Por Pablo Lettieri
Tal vez por el deseo o la necesidad de los lectores de poder congelar un rostro en el tiempo para hacerlo propio (con la sospecha de que un gesto o una mirada también pudieran formar parte de la obra), desde la consolidación de la fotografía los escritores fueron los primeros en dejarse atrapar por las imágenes detenidas. Con entusiasmo, resignación, indiferencia –hasta con rabia–, han posado desde entonces para que podamos asignarle a cada obra su correspondiente rostro. Para certificar una presencia de quienes, paradójicamente, en muchos casos han hecho de la escritura una estrategia de ocultación, una forma de no estar en el mundo.
En el caso del autor de Rayuela se trata de algunas de las ya célebres fotografías que Sara Facio le tomó a partir de 1967, cuando Cortázar ya era Cortázar. Incluida ésa en la que mira a cámara con los ojos fruncidos y un cigarrillo en la boca, la que a él más le gustaba y que hoy es su foto “oficial”. Y también las que la fotógrafa le tomó bien entrados los setenta, en las que su aspecto es radicalmente distinto: barba crecida, pelo largo, anteojos y camisa militar.

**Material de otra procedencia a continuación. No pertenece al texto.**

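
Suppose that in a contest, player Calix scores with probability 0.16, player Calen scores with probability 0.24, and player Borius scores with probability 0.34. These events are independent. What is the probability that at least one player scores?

Since the events are independent, P(none) is the product of the individual non-occurrence probabilities.
P(none) = (1 − 0.16) × (1 − 0.24) × (1 − 0.34) = 0.84 × 0.76 × 0.66 = 0.421344
P(at least one) = 1 − 0.421344 = 0.578656

0.578656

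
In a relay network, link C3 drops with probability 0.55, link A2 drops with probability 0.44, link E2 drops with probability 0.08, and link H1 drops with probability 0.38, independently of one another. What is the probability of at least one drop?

0.8562592

Since the events are independent, P(none) is the product of the individual non-occurrence probabilities.
P(none) = (1 − 0.55) × (1 − 0.44) × (1 − 0.08) × (1 − 0.38) = 0.45 × 0.56 × 0.92 × 0.62 = 0.1437408
P(at least one) = 1 − 0.1437408 = 0.8562592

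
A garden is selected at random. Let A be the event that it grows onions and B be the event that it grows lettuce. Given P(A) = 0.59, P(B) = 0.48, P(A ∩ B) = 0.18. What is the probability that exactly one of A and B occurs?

Using the inclusion–exclusion count for exactly one event:
P(exactly one) = 0.59 + 0.48 − 2·0.18 = 0.71

0.71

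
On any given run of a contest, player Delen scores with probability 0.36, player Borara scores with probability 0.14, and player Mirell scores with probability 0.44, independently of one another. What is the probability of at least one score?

P(none) = (1 − 0.36) × (1 − 0.14) × (1 − 0.44) = 0.64 × 0.86 × 0.56 = 0.308224
P(at least one) = 1 − 0.308224 = 0.691776

0.691776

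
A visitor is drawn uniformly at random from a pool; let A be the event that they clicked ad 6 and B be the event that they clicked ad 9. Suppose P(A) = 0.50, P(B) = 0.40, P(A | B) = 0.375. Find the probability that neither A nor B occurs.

P(A ∩ B) = P(B)·P(A|B) = 0.40 × 0.375 = 0.15
By inclusion-exclusion,
P(A ∪ B) = 0.50 + 0.40 − 0.15 = 0.75
P(none) = 1 − 0.75 = 0.25

0.25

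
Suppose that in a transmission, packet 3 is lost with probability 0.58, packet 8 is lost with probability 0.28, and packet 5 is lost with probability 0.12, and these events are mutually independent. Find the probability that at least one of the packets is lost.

0.733888

P(none) = (1 − 0.58) × (1 − 0.28) × (1 − 0.12) = 0.42 × 0.72 × 0.88 = 0.266112
P(at least one) = 1 − 0.266112 = 0.733888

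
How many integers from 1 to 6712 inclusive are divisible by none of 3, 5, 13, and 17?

By inclusion–exclusion:
2237 + 1342 + 516 + 394 − 447 − 172 − 131 − 103 − 78 − 30 + 34 + 26 + 10 + 6 − 2 = 3602
6712 − 3602 = 3110

3110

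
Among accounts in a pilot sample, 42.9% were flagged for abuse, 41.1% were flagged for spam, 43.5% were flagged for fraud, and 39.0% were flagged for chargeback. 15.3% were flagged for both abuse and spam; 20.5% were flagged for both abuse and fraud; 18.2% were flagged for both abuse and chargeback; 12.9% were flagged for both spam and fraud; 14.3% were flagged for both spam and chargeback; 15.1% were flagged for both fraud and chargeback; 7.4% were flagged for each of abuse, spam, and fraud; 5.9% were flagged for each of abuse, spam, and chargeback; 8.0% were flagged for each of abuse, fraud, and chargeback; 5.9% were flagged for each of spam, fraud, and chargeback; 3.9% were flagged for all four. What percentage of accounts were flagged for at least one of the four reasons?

93.5%

P(≥1) = 42.9 + 41.1 + 43.5 + 39.0 − 15.3 − 20.5 − 18.2 − 12.9 − 14.3 − 15.1 + 7.4 + 5.9 + 8.0 + 5.9 − 3.9 = 93.5%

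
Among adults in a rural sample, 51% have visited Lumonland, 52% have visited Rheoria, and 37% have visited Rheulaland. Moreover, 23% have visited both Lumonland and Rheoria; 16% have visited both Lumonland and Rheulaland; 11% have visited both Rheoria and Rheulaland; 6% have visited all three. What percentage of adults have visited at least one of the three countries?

Using inclusion–exclusion:
P(≥1) = 51 + 52 + 37 − 23 − 16 − 11 + 6 = 96%

96%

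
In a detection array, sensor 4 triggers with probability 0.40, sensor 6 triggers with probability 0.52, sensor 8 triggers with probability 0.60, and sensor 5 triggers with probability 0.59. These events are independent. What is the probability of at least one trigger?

P(none) = (1 − 0.40) × (1 − 0.52) × (1 − 0.60) × (1 − 0.59) = 0.60 × 0.48 × 0.40 × 0.41 = 0.047232
P(at least one) = 1 − 0.047232 = 0.952768

0.952768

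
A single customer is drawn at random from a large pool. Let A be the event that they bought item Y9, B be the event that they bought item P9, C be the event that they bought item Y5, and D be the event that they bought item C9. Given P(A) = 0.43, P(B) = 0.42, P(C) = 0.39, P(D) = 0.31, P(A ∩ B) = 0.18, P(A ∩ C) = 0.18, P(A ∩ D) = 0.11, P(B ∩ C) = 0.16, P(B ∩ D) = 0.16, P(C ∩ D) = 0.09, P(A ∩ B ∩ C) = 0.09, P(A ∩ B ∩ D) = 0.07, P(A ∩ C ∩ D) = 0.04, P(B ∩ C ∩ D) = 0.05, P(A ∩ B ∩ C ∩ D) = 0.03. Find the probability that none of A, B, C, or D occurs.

0.11

By inclusion–exclusion:
P(A ∪ B ∪ C ∪ D) = 0.43 + 0.42 + 0.39 + 0.31 − 0.18 − 0.18 − 0.11 − 0.16 − 0.16 − 0.09 + 0.09 + 0.07 + 0.04 + 0.05 − 0.03 = 0.89
P(none) = 1 − 0.89 = 0.11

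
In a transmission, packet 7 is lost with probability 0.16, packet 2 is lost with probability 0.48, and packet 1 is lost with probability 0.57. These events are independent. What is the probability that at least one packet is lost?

0.812176

Independence gives P(none) = ∏(1 − pᵢ).
P(none) = (1 − 0.16) × (1 − 0.48) × (1 − 0.57) = 0.84 × 0.52 × 0.43 = 0.187824
P(at least one) = 1 − 0.187824 = 0.812176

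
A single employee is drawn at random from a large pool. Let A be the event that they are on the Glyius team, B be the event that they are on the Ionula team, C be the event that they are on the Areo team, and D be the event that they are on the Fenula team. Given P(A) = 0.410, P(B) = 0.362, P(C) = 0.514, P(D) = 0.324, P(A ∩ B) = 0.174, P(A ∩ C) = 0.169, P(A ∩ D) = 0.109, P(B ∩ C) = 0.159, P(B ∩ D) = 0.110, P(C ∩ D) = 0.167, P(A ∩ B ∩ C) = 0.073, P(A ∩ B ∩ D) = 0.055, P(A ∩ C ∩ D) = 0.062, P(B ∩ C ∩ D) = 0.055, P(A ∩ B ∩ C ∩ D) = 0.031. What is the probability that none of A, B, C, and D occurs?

0.064

By inclusion–exclusion:
P(A ∪ B ∪ C ∪ D) = 0.410 + 0.362 + 0.514 + 0.324 − 0.174 − 0.169 − 0.109 − 0.159 − 0.110 − 0.167 + 0.073 + 0.055 + 0.062 + 0.055 − 0.031 = 0.936
P(none) = 1 − 0.936 = 0.064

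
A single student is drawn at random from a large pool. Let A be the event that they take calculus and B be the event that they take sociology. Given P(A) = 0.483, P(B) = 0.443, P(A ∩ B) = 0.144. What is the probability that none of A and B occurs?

P(A ∪ B) = 0.483 + 0.443 − 0.144 = 0.782
P(none) = 1 − 0.782 = 0.218

0.218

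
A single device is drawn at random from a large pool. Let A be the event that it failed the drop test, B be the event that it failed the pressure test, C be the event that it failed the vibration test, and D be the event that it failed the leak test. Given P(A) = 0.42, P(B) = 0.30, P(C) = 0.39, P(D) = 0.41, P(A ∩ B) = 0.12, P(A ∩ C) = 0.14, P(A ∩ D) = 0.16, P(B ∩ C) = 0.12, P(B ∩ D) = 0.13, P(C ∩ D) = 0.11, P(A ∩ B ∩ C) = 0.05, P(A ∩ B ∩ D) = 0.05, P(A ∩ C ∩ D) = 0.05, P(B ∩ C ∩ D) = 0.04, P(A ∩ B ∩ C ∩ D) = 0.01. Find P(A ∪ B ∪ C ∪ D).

0.92

By inclusion–exclusion:
P(A ∪ B ∪ C ∪ D) = 0.42 + 0.30 + 0.39 + 0.41 − 0.12 − 0.14 − 0.16 − 0.12 − 0.13 − 0.11 + 0.05 + 0.05 + 0.05 + 0.04 − 0.01 = 0.92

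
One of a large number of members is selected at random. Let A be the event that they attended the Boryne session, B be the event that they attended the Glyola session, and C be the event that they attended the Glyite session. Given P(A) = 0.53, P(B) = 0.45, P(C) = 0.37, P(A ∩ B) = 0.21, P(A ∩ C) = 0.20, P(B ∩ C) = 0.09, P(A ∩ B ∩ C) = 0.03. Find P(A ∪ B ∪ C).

0.88

By inclusion-exclusion,
P(A ∪ B ∪ C) = 0.53 + 0.45 + 0.37 − 0.21 − 0.20 − 0.09 + 0.03 = 0.88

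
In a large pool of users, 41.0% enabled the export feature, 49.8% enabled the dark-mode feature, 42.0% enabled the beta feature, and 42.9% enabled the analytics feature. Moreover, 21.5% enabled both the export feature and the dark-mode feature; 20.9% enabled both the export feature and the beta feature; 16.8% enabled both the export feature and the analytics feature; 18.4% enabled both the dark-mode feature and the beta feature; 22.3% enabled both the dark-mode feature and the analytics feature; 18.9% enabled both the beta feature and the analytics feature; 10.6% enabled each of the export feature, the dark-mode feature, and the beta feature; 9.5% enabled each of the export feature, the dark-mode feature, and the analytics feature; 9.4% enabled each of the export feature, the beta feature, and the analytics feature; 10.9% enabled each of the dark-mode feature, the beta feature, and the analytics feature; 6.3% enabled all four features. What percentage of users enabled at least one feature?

91.0%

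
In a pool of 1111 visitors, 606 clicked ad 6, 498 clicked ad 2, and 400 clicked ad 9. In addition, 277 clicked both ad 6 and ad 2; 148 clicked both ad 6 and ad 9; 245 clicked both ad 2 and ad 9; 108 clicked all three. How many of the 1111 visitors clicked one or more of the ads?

942

Inclusion–exclusion gives
|union| = 606 + 498 + 400 − 277 − 148 − 245 + 108 = 942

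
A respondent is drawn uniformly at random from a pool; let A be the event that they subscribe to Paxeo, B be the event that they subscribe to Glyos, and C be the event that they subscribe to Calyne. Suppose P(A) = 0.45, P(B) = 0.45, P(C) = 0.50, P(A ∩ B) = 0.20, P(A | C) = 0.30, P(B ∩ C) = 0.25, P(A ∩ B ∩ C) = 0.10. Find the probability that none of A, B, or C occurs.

P(A ∩ C) = P(C)·P(A|C) = 0.50 × 0.30 = 0.15
Inclusion–exclusion gives
P(A ∪ B ∪ C) = 0.45 + 0.45 + 0.50 − 0.20 − 0.15 − 0.25 + 0.10 = 0.90
P(none) = 1 − 0.90 = 0.10

0.10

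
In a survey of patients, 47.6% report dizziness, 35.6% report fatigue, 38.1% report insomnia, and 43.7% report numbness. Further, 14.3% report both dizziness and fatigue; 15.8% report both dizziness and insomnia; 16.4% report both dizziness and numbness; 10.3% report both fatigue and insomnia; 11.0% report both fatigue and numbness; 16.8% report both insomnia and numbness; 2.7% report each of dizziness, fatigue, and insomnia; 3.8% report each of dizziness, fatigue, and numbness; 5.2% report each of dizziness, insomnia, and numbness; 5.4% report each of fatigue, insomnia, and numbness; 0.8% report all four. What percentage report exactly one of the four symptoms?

43.9%

P(exactly one) = 47.6 + 35.6 + 38.1 + 43.7 − 2·14.3 − 2·15.8 − 2·16.4 − 2·10.3 − 2·11.0 − 2·16.8 + 3·2.7 + 3·3.8 + 3·5.2 + 3·5.4 − 4·0.8 = 43.9%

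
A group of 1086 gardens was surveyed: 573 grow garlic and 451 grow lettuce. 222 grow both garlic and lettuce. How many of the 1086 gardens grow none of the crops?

284

N(≥1) = 573 + 451 − 222 = 802
None: 1086 − 802 = 284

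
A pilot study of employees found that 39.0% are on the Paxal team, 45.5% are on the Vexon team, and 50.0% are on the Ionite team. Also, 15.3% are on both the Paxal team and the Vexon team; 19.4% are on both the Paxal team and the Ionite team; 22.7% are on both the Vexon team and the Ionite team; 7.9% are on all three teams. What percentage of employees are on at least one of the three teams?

P(≥1) = 39.0 + 45.5 + 50.0 − 15.3 − 19.4 − 22.7 + 7.9 = 85.0%

85.0%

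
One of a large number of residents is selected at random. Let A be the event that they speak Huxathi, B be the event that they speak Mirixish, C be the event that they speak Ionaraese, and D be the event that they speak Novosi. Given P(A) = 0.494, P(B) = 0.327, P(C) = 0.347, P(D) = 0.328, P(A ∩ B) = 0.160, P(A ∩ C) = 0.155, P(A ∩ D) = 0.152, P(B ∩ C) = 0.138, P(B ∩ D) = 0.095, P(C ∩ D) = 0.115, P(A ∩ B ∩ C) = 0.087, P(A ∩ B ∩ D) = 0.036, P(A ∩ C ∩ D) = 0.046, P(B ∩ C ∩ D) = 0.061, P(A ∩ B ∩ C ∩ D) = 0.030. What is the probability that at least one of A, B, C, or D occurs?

Apply inclusion-exclusion:
P(A ∪ B ∪ C ∪ D) = 0.494 + 0.327 + 0.347 + 0.328 − 0.160 − 0.155 − 0.152 − 0.138 − 0.095 − 0.115 + 0.087 + 0.036 + 0.046 + 0.061 − 0.030 = 0.881

0.881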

En cambio, las de Perec son fundamentalmente fotografías personales que, junto con manuscritos y otros fondos de carácter biográfico, integran el archivo del autor que se encuentra en la Bibliothèque de l'Arsenal de Paris, custodiado por la asociación que lleva su nombre. Y aunque lo muestran en las situaciones más diversas (en un almuerzo, en una costanera, posando junto a su biblioteca), todas ellas revelan su particular fisonomía: los destellos en la mirada, la divertida sonrisa tras una barba imposible, la expresión casi asombrada de su rostro.